# Linear Regression Models

## Implementation in sci-kit learn

Version 1.0.3 of the scikit-learn library has two different linear regression models: one that uses OLS and another that uses a variation of gradient descent.

## Ordinary Least Squares

The LinearRegression model uses OLS. For most applications this is a good approach. Even if a data set has hundreds of predictor variables or thousands of observations, your computer will have no problem computing the parameters using OLS. One advantage of OLS is that it is **guaranteed to find the exact optimal parameters for linear regression**. Another advantage is that you don’t have to worry about what the learning rate is or whether the gradient descent algorithm will converge.

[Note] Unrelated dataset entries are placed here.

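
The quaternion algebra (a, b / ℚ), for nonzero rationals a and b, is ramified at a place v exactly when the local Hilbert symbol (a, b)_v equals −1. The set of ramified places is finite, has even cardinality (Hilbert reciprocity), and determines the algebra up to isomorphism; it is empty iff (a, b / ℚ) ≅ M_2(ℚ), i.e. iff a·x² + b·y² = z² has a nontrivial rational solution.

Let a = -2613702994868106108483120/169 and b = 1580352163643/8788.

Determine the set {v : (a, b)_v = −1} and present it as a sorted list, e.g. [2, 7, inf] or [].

[13, 41]

Mod squares: a ≡ -6355, b ≡ 611351. Check v ∈ {∞, 2, 3, 5, 11, 13, 17, 31, 37, 41}.
v=17: a=17^0·(≡12), b=17^2·(≡12) mod 17; (12|17)=-1, (12|17)=-1; (−1)^{0·2·8}·(-1)^2·(-1)^0 = +1.
v=31: a=31^3·(≡22), b=31^3·(≡4) mod 31; (22|31)=-1, (4|31)=+1; (−1)^{3·3·15}·(-1)^3·(+1)^3 = +1.
v=5: a=5^1·(≡4), b=5^0·(≡1) mod 5; (4|5)=+1, (1|5)=+1; (−1)^{1·0·2}·(+1)^0·(+1)^1 = +1.
v=2: v_2(a)=4, v_2(b)=-2; units ≡ 5, 7 (mod 8); ε·ε+αω+βω = 0·1+4·0+-2·1 ≡ 0  ⇒  (a,b)_2 = +1.
v=37: a=37^2·(≡26), b=37^1·(≡7) mod 37; (26|37)=+1, (7|37)=+1; (−1)^{2·1·18}·(+1)^1·(+1)^2 = +1.
v=∞: -6355 < 0 and 611351 > 0  ⇒  (a,b)_∞ = +1.
v=13: a=13^-2·(≡6), b=13^-3·(≡8) mod 13; (6|13)=-1, (8|13)=-1; (−1)^{-2·-3·6}·(-1)^-3·(-1)^-2 = -1.
v=11: a=11^6·(≡9), b=11^2·(≡9) mod 11; (9|11)=+1, (9|11)=+1; (−1)^{6·2·5}·(+1)^2·(+1)^6 = +1.
v=41: a=41^3·(≡32), b=41^1·(≡11) mod 41; (32|41)=+1, (11|41)=-1; (−1)^{3·1·20}·(+1)^1·(-1)^3 = -1.
v=3: a=3^8·(≡2), b=3^0·(≡2) mod 3; (2|3)=-1, (2|3)=-1; (−1)^{8·0·1}·(-1)^0·(-1)^8 = +1.
|Ram(-6355, 611351)| = 2, even; anisotropic at {13, 41}.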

Here’s some code that uses LinearRegression.

In [1]:
from sklearn.datasets import load_diabetes
from sklearn.linear_model import LinearRegression

In [3]:
# Import the data set
X, y = load_diabetes(return_X_y=True)

In [5]:
# Create the OLS linear regression model
ols = LinearRegression()


# Fit the model to the data
ols.fit(X, y)


# Print the coefficients of the model
print(ols.coef_)


# Print R^2
print(ols.score(X, y))

[ -10.0098663  -239.81564367  519.84592005  324.3846455  -792.17563855
  476.73902101  101.04326794  177.06323767  751.27369956   67.62669218]
0.5177484222203498


## Gradient Descent

Scikit-learn’s SGDRegressor model uses a variant of gradient descent called stochastic gradient descent (or SGD for short). SGD is very similar to gradient descent, but instead of using the actual gradient it uses an approximation of the gradient that is more efficient to compute. This model is also sophisticated enough to adjust the learning rate as the SGD algorithm iterates, so in many cases you won’t have to worry about setting the learning rate.

SGDRegressor also uses a technique called regularization that encourages the model to find smaller parameters. Regularization is beyond the scope of this article, but it’s important to note that the use of regularization can sometimes result in finding different coefficients than OLS would have.

**If your data set is simply too large for your computer to handle OLS, you can use SGDRegressor. It will not find the exact optimal parameters, but it will get close enough for all practical purposes and it will do so without using too much computing power.** 

Here’s an example.

In [11]:
from sklearn.datasets import load_diabetes
from sklearn.linear_model import SGDRegressor

# Import the data set
X, y = load_diabetes(return_X_y=True)

# Create the SGD linear regression model
# max_iter is the maximum number of iterations of SGD to try before halting
sgd = SGDRegressor(max_iter = 10000)

# Fit the model to the data
sgd.fit(X, y)

# Print the coefficients of the model
print(sgd.coef_)

# Print R^2
print(sgd.score(X, y))

[  13.20925913 -174.67575821  460.30248544  289.0409847   -31.96825226
  -92.86256473 -202.42859655  130.2586078   383.84128416  124.59945089]
0.5072418527869915


### Gradient Descent in Other Machine Learning Algorithms

Gradient descent can be used for much more than just linear regression. In fact, it can be used to train any machine learning algorithm as long as the ML algorithm has a loss function that is a differentiable function of the ML algorithm’s parameters. In more intuitive terms, gradient descent can be used whenever the loss function looks like smooth terrain with hills and valleys (even if those hills and valleys live in a space with more than 3 dimensions).

Gradient descent (or variations of it) can be used to find parameters in **logistic regression models, support vector machines, neural networks, and other ML models**. Gradient descent’s flexibility makes it an essential part of machine learning.